Et enfin c’est à ce lieu que tout enfant d’Iconi goûte au plaisir de la nage et découvre le goût salé de la mer. Cette eau à la fois douce et salée faites de tout enfant un futur pécheur d’Iconi. Alors, s’il vous plait les bâtisseurs d’aujourd’hui, faites de cette place un lieu magique pour l’ensemble des nos enfants d’ICONI.

Riri ZS

( 8 février, 2014 )

LA REPONSE EST LA. CE REGARD EST PESSIMISTE

Quel regard de cheikh Abdullah, un regard pessimiste qui pointe du doigt certaines personnes qu’on connait par des actions et réalisations qu’elles ont faites à IKONI. Il leur frappe avec force sans réserve, muni d’une sabre qui est sa plume pour les décapiter. C’est un regard accusatoire comme si ces jeunes qui réhabilitent les sites de la ville d’IKONI sont à l’origine de la barbarie sans précédente qui a plongé notre cité dans le désarrois la plus tragique de son importante histoire.

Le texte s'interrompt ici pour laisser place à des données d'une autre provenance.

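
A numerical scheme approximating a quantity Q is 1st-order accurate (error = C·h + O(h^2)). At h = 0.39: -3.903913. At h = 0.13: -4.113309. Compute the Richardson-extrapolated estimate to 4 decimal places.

-4.2180

The leading error scales as h; refining by a factor of 3 reduces it by 3^1 = 3.
Extrapolated value = (3·A(h/3) − A(h)) / (3 − 1)
= (3·(-4.113309) − (-3.903913)) / 2
= -8.436014 / 2 = -4.218007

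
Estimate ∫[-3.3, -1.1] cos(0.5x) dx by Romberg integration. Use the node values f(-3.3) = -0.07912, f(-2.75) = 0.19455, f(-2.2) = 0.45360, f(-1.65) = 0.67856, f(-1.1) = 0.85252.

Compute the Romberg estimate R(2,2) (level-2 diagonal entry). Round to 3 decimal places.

R(0,0) (trapezoid, 1 panel, h=2.2000): 0.85074
R(1,0) (trapezoid, 2 panels, h=1.1000): 0.92433
R(2,0) (trapezoid, 4 panels, h=0.5500): 0.94238
R(1,1) = 0.92433 + (0.92433 − 0.85074)/3 = 0.94886
R(2,1) = 0.94238 + (0.94238 − 0.92433)/3 = 0.94840
R(2,2) = 0.94840 + (0.94840 − 0.94886)/15 = 0.94837

0.948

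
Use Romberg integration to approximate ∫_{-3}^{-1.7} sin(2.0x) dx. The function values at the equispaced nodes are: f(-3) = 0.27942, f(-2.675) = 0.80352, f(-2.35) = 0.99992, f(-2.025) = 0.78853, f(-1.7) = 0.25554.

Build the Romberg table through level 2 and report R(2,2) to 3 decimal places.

R(0,0) (trapezoid, 1 panel, h=1.3000): 0.34772
R(1,0) (trapezoid, 2 panels, h=0.6500): 0.82381
R(2,0) (trapezoid, 4 panels, h=0.3250): 0.92932
R(1,1) = 0.82381 + (0.82381 − 0.34772)/3 = 0.98251
R(2,1) = 0.92932 + (0.92932 − 0.82381)/3 = 0.96449
R(2,2) = 0.96449 + (0.96449 − 0.98251)/15 = 0.96329

0.963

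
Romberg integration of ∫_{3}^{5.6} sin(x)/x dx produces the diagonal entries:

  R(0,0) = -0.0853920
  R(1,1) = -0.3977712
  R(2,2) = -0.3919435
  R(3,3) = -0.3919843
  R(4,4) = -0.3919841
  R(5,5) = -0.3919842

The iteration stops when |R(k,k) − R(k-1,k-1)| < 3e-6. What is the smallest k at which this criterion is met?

k = 4

|R(1,1) − R(0,0)| = 0.3123792 ≥ 3e-6
|R(2,2) − R(1,1)| = 0.0058277 ≥ 3e-6
|R(3,3) − R(2,2)| = 0.0000408 ≥ 3e-6
|R(4,4) − R(3,3)| = 0.0000002 < 3e-6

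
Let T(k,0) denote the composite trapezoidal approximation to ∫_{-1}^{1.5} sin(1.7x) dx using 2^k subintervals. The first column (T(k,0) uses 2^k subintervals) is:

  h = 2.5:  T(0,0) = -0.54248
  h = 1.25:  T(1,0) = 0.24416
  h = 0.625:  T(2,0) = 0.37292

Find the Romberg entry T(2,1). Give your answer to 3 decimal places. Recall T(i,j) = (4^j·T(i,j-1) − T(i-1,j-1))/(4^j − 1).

0.416

Richardson extrapolation on the trapezoidal column (denominator 4−1=3):
T(2,1) = (4·0.37292 − 0.24416) / 3 = 0.41584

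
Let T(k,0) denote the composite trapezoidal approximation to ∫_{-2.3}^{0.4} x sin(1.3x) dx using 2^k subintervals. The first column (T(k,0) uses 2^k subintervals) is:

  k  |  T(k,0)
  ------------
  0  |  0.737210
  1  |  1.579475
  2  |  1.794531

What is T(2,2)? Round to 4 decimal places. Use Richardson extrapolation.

1.8666

T(1,1) = 1.579475 + (1.579475 − 0.737210)/3 = 1.860230
T(2,1) = 1.794531 + (1.794531 − 1.579475)/3 = 1.866216
T(2,2) = 1.866216 + (1.866216 − 1.860230)/15 = 1.866615
(Column j=1 coincides with Simpson's rule on the same nodes.)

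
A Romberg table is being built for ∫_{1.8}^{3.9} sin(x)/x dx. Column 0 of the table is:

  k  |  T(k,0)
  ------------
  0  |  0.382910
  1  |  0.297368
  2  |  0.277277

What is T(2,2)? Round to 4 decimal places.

Richardson extrapolation on the trapezoidal column (denominator 4−1=3):
T(1,1) = (4·0.297368 − 0.382910) / 3 = 0.268854
T(2,1) = 0.277277 + (0.277277 − 0.297368)/3 = 0.270580
T(2,2) = (16·0.270580 − 0.268854) / 15 = 0.270695

0.2707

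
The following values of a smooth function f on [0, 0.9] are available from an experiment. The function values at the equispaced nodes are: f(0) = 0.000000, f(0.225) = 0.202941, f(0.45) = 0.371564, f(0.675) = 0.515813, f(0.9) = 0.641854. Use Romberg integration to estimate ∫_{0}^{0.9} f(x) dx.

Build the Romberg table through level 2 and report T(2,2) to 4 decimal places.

0.3195

T(0,0) (trapezoid, 1 panel, h=0.9000): 0.288834
T(1,0) (trapezoid, 2 panels, h=0.4500): 0.311621
T(2,0) (trapezoid, 4 panels, h=0.2250): 0.317530
T(1,1) = 0.311621 + (0.311621 − 0.288834)/3 = 0.319217
T(2,1) = 0.317530 + (0.317530 − 0.311621)/3 = 0.319500
T(2,2) = 0.319500 + (0.319500 − 0.319217)/15 = 0.319519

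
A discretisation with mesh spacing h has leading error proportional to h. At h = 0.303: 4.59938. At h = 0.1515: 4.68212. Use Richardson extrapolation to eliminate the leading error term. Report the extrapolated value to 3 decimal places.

Extrapolated value = (2·A(h/2) − A(h)) / (2 − 1)
= (2·4.68212 − 4.59938) / 1
= 4.76486 / 1 = 4.76486

4.765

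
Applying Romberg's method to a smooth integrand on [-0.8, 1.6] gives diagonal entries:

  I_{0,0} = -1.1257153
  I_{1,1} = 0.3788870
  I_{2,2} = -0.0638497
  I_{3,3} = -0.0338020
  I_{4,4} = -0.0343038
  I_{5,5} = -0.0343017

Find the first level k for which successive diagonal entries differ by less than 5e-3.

|I_{1,1} − I_{0,0}| = 1.5046023 ≥ 5e-3
|I_{2,2} − I_{1,1}| = 0.4427367 ≥ 5e-3
|I_{3,3} − I_{2,2}| = 0.0300477 ≥ 5e-3
|I_{4,4} − I_{3,3}| = 0.0005018 < 5e-3

k = 4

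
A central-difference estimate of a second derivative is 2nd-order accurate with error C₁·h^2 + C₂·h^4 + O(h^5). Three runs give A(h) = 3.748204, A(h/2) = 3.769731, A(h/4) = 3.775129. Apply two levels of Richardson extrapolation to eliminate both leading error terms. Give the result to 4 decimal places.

3.7769

First eliminate the h^2 term (factor 2^2 = 4):
  B₁ = (4·3.769731 − 3.748204)/3 = 3.776907
  B₂ = (4·3.775129 − 3.769731)/3 = 3.776928
Then eliminate the h^4 term (factor 2^4 = 16):
  (16·3.776928 − 3.776907)/15 = 3.776929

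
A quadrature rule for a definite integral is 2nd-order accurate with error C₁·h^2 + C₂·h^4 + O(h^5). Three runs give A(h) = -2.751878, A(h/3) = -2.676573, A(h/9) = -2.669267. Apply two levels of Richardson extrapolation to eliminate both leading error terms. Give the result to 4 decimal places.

First eliminate the h^2 term (factor 3^2 = 9):
  B₁ = (9·(-2.676573) − (-2.751878))/8 = -2.667160
  B₂ = (9·(-2.669267) − (-2.676573))/8 = -2.668354
Then eliminate the h^4 term (factor 3^4 = 81):
  (81·(-2.668354) − (-2.667160))/80 = -2.668369

-2.6684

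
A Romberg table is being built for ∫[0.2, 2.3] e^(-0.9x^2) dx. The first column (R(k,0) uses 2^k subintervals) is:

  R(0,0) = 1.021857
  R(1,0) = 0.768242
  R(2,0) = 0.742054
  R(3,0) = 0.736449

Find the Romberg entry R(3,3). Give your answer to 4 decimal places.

Richardson extrapolation on the trapezoidal column (denominator 4−1=3):
R(1,1) = (4·0.768242 − 1.021857) / 3 = 0.683704
R(2,1) = 0.742054 + (0.742054 − 0.768242)/3 = 0.733325
R(3,1) = (4·0.736449 − 0.742054) / 3 = 0.734581
R(2,2) = 0.733325 + (0.733325 − 0.683704)/15 = 0.736633
R(3,2) = 0.734581 + (0.734581 − 0.733325)/15 = 0.734665
R(3,3) = (64·0.734665 − 0.736633) / 63 = 0.734634

0.7346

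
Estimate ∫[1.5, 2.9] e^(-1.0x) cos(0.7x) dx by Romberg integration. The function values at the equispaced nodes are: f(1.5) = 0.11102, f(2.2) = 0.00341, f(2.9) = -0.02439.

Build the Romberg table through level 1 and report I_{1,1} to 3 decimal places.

0.023

I_{0,0} (trapezoid, 1 panel, h=1.4000): 0.06064
I_{1,0} (trapezoid, 2 panels, h=0.7000): 0.03271
I_{1,1} = 0.03271 + (0.03271 − 0.06064)/3 = 0.02340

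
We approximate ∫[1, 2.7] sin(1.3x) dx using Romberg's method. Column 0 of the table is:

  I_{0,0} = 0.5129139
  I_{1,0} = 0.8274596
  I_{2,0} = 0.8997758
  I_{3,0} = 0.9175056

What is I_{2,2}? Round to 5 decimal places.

Richardson extrapolation on the trapezoidal column (denominator 4−1=3):
I_{1,1} = (4·0.8274596 − 0.5129139) / 3 = 0.9323082
I_{2,1} = (4·0.8997758 − 0.8274596) / 3 = 0.9238812
I_{2,2} = (16·0.9238812 − 0.9323082) / 15 = 0.9233194

0.92332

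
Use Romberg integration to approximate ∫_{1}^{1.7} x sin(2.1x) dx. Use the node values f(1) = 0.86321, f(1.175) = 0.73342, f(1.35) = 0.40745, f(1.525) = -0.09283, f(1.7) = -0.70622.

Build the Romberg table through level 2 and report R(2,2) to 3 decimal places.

R(0,0) (trapezoid, 1 panel, h=0.7000): 0.05495
R(1,0) (trapezoid, 2 panels, h=0.3500): 0.17008
R(2,0) (trapezoid, 4 panels, h=0.1750): 0.19714
R(1,1) = 0.17008 + (0.17008 − 0.05495)/3 = 0.20846
R(2,1) = 0.19714 + (0.19714 − 0.17008)/3 = 0.20616
R(2,2) = 0.20616 + (0.20616 − 0.20846)/15 = 0.20601

0.206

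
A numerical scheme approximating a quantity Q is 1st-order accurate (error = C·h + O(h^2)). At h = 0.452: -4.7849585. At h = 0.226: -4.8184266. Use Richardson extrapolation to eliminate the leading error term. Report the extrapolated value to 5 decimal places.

-4.85189

The leading error scales as h; refining by a factor of 2 reduces it by 2^1 = 2.
Extrapolated value = (2·A(h/2) − A(h)) / (2 − 1)
= (2·(-4.8184266) − (-4.7849585)) / 1
= -4.8518947 / 1 = -4.8518947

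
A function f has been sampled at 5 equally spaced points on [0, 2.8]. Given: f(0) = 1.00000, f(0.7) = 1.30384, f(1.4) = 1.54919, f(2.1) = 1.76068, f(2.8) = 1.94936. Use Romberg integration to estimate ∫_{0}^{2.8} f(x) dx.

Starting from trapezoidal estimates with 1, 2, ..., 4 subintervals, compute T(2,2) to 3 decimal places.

T(0,0) (trapezoid, 1 panel, h=2.8000): 4.12910
T(1,0) (trapezoid, 2 panels, h=1.4000): 4.23342
T(2,0) (trapezoid, 4 panels, h=0.7000): 4.26187
T(1,1) = 4.23342 + (4.23342 − 4.12910)/3 = 4.26819
T(2,1) = 4.26187 + (4.26187 − 4.23342)/3 = 4.27135
T(2,2) = 4.27135 + (4.27135 − 4.26819)/15 = 4.27156

4.272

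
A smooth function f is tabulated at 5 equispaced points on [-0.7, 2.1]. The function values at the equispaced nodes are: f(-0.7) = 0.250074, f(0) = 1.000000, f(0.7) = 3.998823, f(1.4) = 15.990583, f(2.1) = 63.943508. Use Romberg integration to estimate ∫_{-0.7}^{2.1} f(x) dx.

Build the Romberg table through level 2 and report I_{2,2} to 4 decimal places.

32.3879

I_{0,0} (trapezoid, 1 panel, h=2.8000): 89.871015
I_{1,0} (trapezoid, 2 panels, h=1.4000): 50.533860
I_{2,0} (trapezoid, 4 panels, h=0.7000): 37.160338
I_{1,1} = 50.533860 + (50.533860 − 89.871015)/3 = 37.421475
I_{2,1} = 37.160338 + (37.160338 − 50.533860)/3 = 32.702497
I_{2,2} = 32.702497 + (32.702497 − 37.421475)/15 = 32.387898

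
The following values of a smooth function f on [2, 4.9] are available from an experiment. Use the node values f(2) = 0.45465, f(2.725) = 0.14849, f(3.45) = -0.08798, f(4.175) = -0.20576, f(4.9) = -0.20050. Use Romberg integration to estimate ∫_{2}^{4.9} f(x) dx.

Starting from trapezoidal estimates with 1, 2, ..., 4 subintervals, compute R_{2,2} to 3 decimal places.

R_{0,0} (trapezoid, 1 panel, h=2.9000): 0.36852
R_{1,0} (trapezoid, 2 panels, h=1.4500): 0.05669
R_{2,0} (trapezoid, 4 panels, h=0.7250): -0.01318
R_{1,1} = 0.05669 + (0.05669 − 0.36852)/3 = -0.04725
R_{2,1} = -0.01318 + (-0.01318 − 0.05669)/3 = -0.03647
R_{2,2} = -0.03647 + (-0.03647 − (-0.04725))/15 = -0.03575

-0.036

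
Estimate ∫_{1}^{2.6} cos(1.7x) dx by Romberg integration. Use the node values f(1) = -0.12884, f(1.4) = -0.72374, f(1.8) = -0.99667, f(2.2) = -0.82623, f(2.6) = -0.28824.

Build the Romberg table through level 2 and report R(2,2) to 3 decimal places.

-1.146

R(0,0) (trapezoid, 1 panel, h=1.6000): -0.33366
R(1,0) (trapezoid, 2 panels, h=0.8000): -0.96417
R(2,0) (trapezoid, 4 panels, h=0.4000): -1.10207
R(1,1) = -0.96417 + (-0.96417 − (-0.33366))/3 = -1.17434
R(2,1) = -1.10207 + (-1.10207 − (-0.96417))/3 = -1.14804
R(2,2) = -1.14804 + (-1.14804 − (-1.17434))/15 = -1.14629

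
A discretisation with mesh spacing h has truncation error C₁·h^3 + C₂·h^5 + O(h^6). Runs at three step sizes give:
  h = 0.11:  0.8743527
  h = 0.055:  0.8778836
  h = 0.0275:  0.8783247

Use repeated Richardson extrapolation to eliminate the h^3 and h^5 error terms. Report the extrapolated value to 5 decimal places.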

Tu penses que le mieux est de laisser le FOUNIHAZIR, site classé par l’UNESCO comme patrimoine mondial, en lambeau et en ruine après ce qui s’est passé ? Je repose la question encore une fois, pourquoi des jeunes gens qui se sont toujours défoncés pour leur ville en militant en réalisant des actions pour l’évolution de celle-ci, se replient sur leur quartier ? Tes qualifications à leur égard sont loin de ce qu’on connait de ces derniers. Ainsi va la vie mais un jour viendra. On fera le bilan de celui qui a réagi pour trouver l’unification et celui qui est resté dans l’inertie qui voulait décréter l’unification.